Successeur comblé de Philippe Bouvard sur les ondes de RTL, le génial touche-à-tout installe son émission mythique sur sa chaîne, France 2, le temps d’une soirée spéciale.

– Quels sont les ingrédients de l’incroyable regain des Grosses Têtes de RTL, dont vous avez pris les rênes en septembre dernier ?

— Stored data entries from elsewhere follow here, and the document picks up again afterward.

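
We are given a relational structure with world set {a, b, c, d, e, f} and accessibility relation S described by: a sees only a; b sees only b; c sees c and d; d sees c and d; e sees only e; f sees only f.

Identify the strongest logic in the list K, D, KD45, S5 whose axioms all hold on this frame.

Serial (axiom D): yes — every world has a successor (e.g. a S a).
Euclidean (axiom 5): yes — any two successors of a common world are S-related.
Transitive (axiom 4): yes — every two-step S-path is closed by a direct edge.
Reflexive (axiom T): yes — every world is S-related to itself.
So F validates K, D, KD45, S5. The strongest is S5.

S5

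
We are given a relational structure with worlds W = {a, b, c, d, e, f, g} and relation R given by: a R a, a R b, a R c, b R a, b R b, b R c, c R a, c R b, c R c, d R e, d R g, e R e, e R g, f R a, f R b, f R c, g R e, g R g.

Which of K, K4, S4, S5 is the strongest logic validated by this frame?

K4

Transitive (axiom 4): yes — every two-step R-path is closed by a direct edge.
Reflexive (axiom T): no — d is not related to itself.
Euclidean (axiom 5): yes — any two successors of a common world are R-related.
So F validates K, K4; S4 would additionally require R to be reflexive. The strongest is K4.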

La principale raison de cette embellie, c’est que nous sommes revenus vers sa mécanique originelle, à savoir les questions, même si on se permet beaucoup de digressions entre chacune d’entre elles. Pendant trois ou quatre minutes, on dit le maximum de bêtises et quelques trucs intéressants au milieu. Et si on plaît aux auditeurs, c’est également parce qu’on n’est pas une «émission de bande». Certes, il y a des sociétaires, des habitués, mais mon idée, c’était d’ouvrir Les Grosses Têtes à de nouveaux visages. Je veux à tout prix éviter l’entre-soi et je cherche à rajeunir les effectifs, en intégrant des personnalités comme Berengère Krief ou Jérémy Ferrari. –

– Avez-vous le sentiment d’avoir réalisé un rêve d’enfant en prenant le siège de Philippe Bouvard ?Oui, j’ai dû me pincer la première fois que j’ai entendu le programme animé par moi. Cela a été une sensation très bizarre car je faisais déjà du lobbying pour Les Grosses Têtes quand j’étais adolescent, dans les années 1980. Je tenais un cahier dans lequel je composais mon équipe idéale et je connaissais tous les participants par coeur. Alors, une telle proposition, ça ne se refuse pas !

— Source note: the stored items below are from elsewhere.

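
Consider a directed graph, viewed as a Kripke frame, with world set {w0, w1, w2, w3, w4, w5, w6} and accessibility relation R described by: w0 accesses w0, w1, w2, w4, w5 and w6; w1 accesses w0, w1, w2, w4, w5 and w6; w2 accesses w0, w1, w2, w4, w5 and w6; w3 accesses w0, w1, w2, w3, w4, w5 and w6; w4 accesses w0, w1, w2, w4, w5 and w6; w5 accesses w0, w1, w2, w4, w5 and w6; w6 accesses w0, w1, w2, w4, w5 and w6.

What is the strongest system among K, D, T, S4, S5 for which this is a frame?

S4

Serial (axiom D): yes — every world has a successor (e.g. w0 R w0).
Reflexive (axiom T): yes — every world is R-related to itself.
Transitive (axiom 4): yes — every two-step R-path is closed by a direct edge.
Euclidean (axiom 5): no — w3 R w0 and w3 R w3, but not w0 R w3.
So F validates K, D, T, S4; S5 would additionally require R to be Euclidean. The strongest is S4.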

– À quoi va ressembler votre version télévisée des Grosses Têtes sur France 2 ?

On va faire en sorte de rendre ça beaucoup plus visuel que cela ne l’est, par défi nition, à la radio. On va conserver notre spontanéité, mais il y aura quand même des moments préparés, quelques happenings…

– Yann Moix, votre future recrue d’On n’est pas couché, sera-t-il de la partie lors de cette soirée ?

Non, parce que je considère que cela brouillerait le message s’il était présent simultanément sur les deux formats.

– Avez-vous perdu des amis en passant d’Europe 1 à RTL ?

Je ne crois pas en avoir égarés : 98 % d’entre eux m’ont suivi, excepté Olivier de Kersauson et Jean-Marie Bigard, qui ont fait les choix artistiques et financiers qu’ils croyaient être les bons. Mais je n’ai pas la prétention de décider de la carrière de mes petits camarades… Et ma porte leur reste ouverte.

– Où en est le conflit qui vous a opposé à la journaliste Caroline Fourest, personnalité que vous avez juré de ne plus jamais inviter sur vos plateaux ?

Je me suis déjà exprimé sur le sujet et je n’ai plus tellement envie de parler de ça. La justice tranchera. Le reste, je m’en fiche !

– Un petit mot pour conclure sur Cyril Hanouna, qui lui aussi vous a souvent provoqué par médias interposés ?

Je lui souhaite d’avoir beaucoup plus de réussite sur Europe 1 (rires). Dites-lui de ma part qu’il n’est pas inenvisageable que l’on ait du succès en même temps.